The US Mint is currently on pace to break its gold bullion coin sales records in fiat US dollar terms. Of course, they continue short-changing the 1 oz Silver Eagle bullion coin market with weak supply mintings, so much so that it now trades like a high-premium silver collectible.
We may be near another decent silver ASE arbitrage moment for selling some 1 oz ASE and converting the proceeds into lower premium silver bullion products for overall troy-ounce gains.
Onwards to the Silver Institute's publishing this week of the World Silver Survey 2023, with updated silver industry data through 2022. And some likely predictions that again will turn out to be incorrect.
The first thing to remember when reading this 88-page report is the World Silver Survey's track record for guessing incredibly wrong.
To start the last year, 2022, they guessed that the silver supply deficit would only be -20 million oz.
Well, they missed the record-sized nearly -240 million ounce deficit that hit this market last year by a factor of nearly 12X. If that were your job to make accurate forecasts, well, you wouldn't have a job anymore.
Also, remember that this report is written by Metals Focus, a City of London-based consultancy that surely has no incentives to try and pour cold water on an otherwise red-hot silver demand and potential periphery readership thinking about getting involved. Similar story for Reuters misleading headlines on the matter.
They who wrote the report claim that the fiat Fed is not likely to have reason to cut rates by the end of this year. And even with another guessed coming deficit of -142.1 million ounces in the global silver market for 2023, they also claim the spot silver price will flounder to the low $18 oz before year-end.
Well, they might have suggested massive deflation and domino bankruptcies cometh because otherwise, I find that low spot guess dubious.
We see spot $18 again. You can very well bet the bullion industry will set prices in the mid-$20s to nearly $30 oz an ounce as demand continues outstripping available supplies.
Probably the best part of the report was working out how ridiculous the silver derivative leverage that was applied last year to keep spot silver prices in check.
Over $6 trillion in silver derivative futures contracts were traded last year in 2022, dwarfing the physical silver market for the year to the tune of over 227X times in notional value.
Right there, linked above, is the math on that data. You can do it yourself if you would like to confirm my claim.

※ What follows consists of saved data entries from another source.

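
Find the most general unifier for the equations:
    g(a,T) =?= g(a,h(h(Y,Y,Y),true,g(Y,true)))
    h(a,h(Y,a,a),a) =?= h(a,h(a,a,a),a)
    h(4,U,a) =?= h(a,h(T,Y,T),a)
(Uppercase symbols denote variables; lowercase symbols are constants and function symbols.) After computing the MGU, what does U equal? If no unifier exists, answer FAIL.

FAIL

Decompose g/2: a =?= a,  T =?= h(h(Y,Y,Y),true,g(Y,true)).
Delete trivial equation a =?= a.
Bind T := h(h(Y,Y,Y),true,g(Y,true)); substituting into the one remaining equation that mentions T gives: h(4,U,a) =?= h(a,h(h(h(Y,Y,Y),true,g(Y,true)),Y,h(h(Y,Y,Y),true,g(Y,true))),a).
Decompose h/3: a =?= a,  h(Y,a,a) =?= h(a,a,a),  a =?= a.
Delete trivial equation a =?= a.
Decompose h/3: Y =?= a,  a =?= a,  a =?= a.
Bind Y := a; substituting into the one remaining equation that mentions Y gives: h(4,U,a) =?= h(a,h(h(h(a,a,a),true,g(a,true)),a,h(h(a,a,a),true,g(a,true))),a). Substituting into the earlier binding gives T := h(h(a,a,a),true,g(a,true)).
Delete trivial equation a =?= a.
Delete trivial equation a =?= a.
Delete trivial equation a =?= a.
Decompose h/3: 4 =?= a,  U =?= h(h(h(a,a,a),true,g(a,true)),a,h(h(a,a,a),true,g(a,true))),  a =?= a.
Clash: constants 4 and a differ; no unifier exists.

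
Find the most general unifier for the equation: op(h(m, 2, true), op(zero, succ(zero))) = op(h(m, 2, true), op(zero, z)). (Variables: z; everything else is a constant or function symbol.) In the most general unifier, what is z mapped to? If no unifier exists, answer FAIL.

Decompose op/2: h(m, 2, true) = h(m, 2, true),  op(zero, succ(zero)) = op(zero, z).
Delete trivial equation h(m, 2, true) = h(m, 2, true).
Decompose op/2: zero = zero,  succ(zero) = z.
Delete trivial equation zero = zero.
Bind z := succ(zero).
MGU = { z := succ(zero) }, so z := succ(zero).

succ(zero)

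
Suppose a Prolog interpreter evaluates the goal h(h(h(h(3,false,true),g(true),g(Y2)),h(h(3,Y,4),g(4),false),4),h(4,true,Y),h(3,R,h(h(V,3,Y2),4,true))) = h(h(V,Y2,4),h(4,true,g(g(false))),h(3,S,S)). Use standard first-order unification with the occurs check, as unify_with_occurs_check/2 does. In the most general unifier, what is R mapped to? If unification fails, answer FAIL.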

Finally, to close this week, I see that Knight Frank was out confirming that high net worth Indians, I believe they define them as those with over $30 million in fiat USD estate wealth, well surprise, not surprise that and other wealthy investors around the worth have been increasing their allocations to gold as the positive price rising feedback loop begins.
High net-worth Indians have about 6% allocated to gold, while wealthy Austrians have the highest allocations at 8% in gold.
It seems many of the wealthy in Britain and Australia have a measly 2% allocation as they get front-run by eastern central banks buying gold bullion in volumes not seen since before World War 2.
And lastly, fiat financialized wealth in the USA, South Korea, Italy, and Ireland have a 1% gold allocation again.
In contrast, gold in the gold price in every one of those local economies is about to blow off into an undeniable secular bull run for the ages.
Well, I guess the weak allocators to gold currently get to pay through the eye later on. Good luck if bullion goes vanishing in a crisis. Enjoy your underperforming derivatives and risk-laden mining shares.
For anyone watching who knows the real value game being played there long term, I suggest you front these under-allocated low history knowing flock and get prudently positioned before they come scrambling in on a fear of loss trade the likes of which the world has never collectively all at once seen at the same time.
That is all for this week's SD Bullion Market Update.
As always, to you out there, take great care of yourselves and those you love.